The body of the singer, Mr Butch Moore, will be brought home to Ireland at the weekend for a funeral in Dublin on Monday morning. Mr Moore, who sang Ireland's first entry to the Eurovision Song Contest in 1965, died early yesterday at his home in the United States. He was in his early 60s.
Although he had been recently diagnosed with cancer of the oesophagus it is understood he died of heart failure. The lead singer with the Capitol Showband since the mid-1950s, Butch came sixth out of 18 in the 1965 contest with Walking The Streets in The Rain.
The contest, held in Naples, Italy, propelled the young singer into the realm of the "superstar", said a former musical colleague, Mr Paddy Cole.

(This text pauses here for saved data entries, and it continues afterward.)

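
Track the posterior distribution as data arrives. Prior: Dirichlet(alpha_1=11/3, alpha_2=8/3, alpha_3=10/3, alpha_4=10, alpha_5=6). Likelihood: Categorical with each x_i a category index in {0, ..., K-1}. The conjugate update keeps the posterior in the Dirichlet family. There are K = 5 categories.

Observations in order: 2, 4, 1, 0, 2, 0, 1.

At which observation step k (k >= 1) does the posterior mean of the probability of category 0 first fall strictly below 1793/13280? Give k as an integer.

k = 2

obs 1: x=2 → posterior Dirichlet(11/3, 8/3, 13/3, 10, 6)
obs 2: x=4 → posterior Dirichlet(11/3, 8/3, 13/3, 10, 7)
obs 3: x=1 → posterior Dirichlet(11/3, 11/3, 13/3, 10, 7)
obs 4: x=0 → posterior Dirichlet(14/3, 11/3, 13/3, 10, 7)
obs 5: x=2 → posterior Dirichlet(14/3, 11/3, 16/3, 10, 7)
obs 6: x=0 → posterior Dirichlet(17/3, 11/3, 16/3, 10, 7)
obs 7: x=1 → posterior Dirichlet(17/3, 14/3, 16/3, 10, 7)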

"It was huge. There were thousands of people at the airport when he came back from Italy. He went on to Cork and he had to be slipped out the hotel through the back door because there were so many hundreds of people waiting for him in the streets."

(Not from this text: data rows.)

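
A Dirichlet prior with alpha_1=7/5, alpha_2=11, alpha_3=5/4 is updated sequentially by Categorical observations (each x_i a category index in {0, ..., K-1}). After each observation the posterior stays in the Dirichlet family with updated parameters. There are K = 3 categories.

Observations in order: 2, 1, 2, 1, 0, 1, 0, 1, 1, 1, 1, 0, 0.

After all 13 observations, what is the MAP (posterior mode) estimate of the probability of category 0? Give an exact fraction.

obs 1: x=2 → posterior Dirichlet(7/5, 11, 9/4)
obs 2: x=1 → posterior Dirichlet(7/5, 12, 9/4)
obs 3: x=2 → posterior Dirichlet(7/5, 12, 13/4)
obs 4: x=1 → posterior Dirichlet(7/5, 13, 13/4)
obs 5: x=0 → posterior Dirichlet(12/5, 13, 13/4)
obs 6: x=1 → posterior Dirichlet(12/5, 14, 13/4)
obs 7: x=0 → posterior Dirichlet(17/5, 14, 13/4)
obs 8: x=1 → posterior Dirichlet(17/5, 15, 13/4)
obs 9: x=1 → posterior Dirichlet(17/5, 16, 13/4)
obs 10: x=1 → posterior Dirichlet(17/5, 17, 13/4)
obs 11: x=1 → posterior Dirichlet(17/5, 18, 13/4)
obs 12: x=0 → posterior Dirichlet(22/5, 18, 13/4)
obs 13: x=0 → posterior Dirichlet(27/5, 18, 13/4)

8/43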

Mr Cole, who joined the Capitol Showband in 1960 as a saxophonist, said the news of Butch's death came "as an awful shock". He said he had spoken to him at his home, outside Washington DC, on Tuesday night just after Butch had been told he had cancer.

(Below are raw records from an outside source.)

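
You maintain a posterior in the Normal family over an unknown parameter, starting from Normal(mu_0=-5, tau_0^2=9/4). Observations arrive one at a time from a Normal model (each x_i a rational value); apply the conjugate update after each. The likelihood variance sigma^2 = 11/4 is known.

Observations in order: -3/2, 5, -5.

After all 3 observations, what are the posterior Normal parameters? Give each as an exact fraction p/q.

mu_0=-137/76, tau_0^2=99/152

obs 1: x=-3/2 → posterior Normal(-137/40, 99/80)
obs 2: x=5 → posterior Normal(-47/58, 99/116)
obs 3: x=-5 → posterior Normal(-137/76, 99/152)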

"He was in great spirits, very positive, and said he was going to fight this. He was to go in for tests on Thursday and said he'd be in touch on Thursday to make arrangements for possibly coming back to Ireland for a while during his recuperation."
Mr Moore is survived by his wife, Maeve. He had six children by two marriages.
Christened Seamus Moore, he took the name Butch after he began his singing career at the age of three. In an interview in 1965 his father, Tommy, said: "He got the name Butch when he was about three. Started singing in public when he was in the O'Connell Schools choir."
He joined the Capitol Showband in the late 1950s when the showband era was reaching its zenith.
The band toured Ireland, Europe, the United States, Canada, Australia and the Middle East. They recorded several albums.
Butch went to the US "about 20 years ago", said Mr Cole, following an opportunity to sing cabaret there with his second wife, Maeve Mulvaney. The two toured the US, and Butch gave his last performances on St Patrick's Day this year.
Mr Cole described him as "a true gentleman"; the composer Mr Phil Coulter said he was "the softest, gentlest man you could meet".
The funeral Mass will be celebrated on Monday morning in St Canice's Church in Finglas.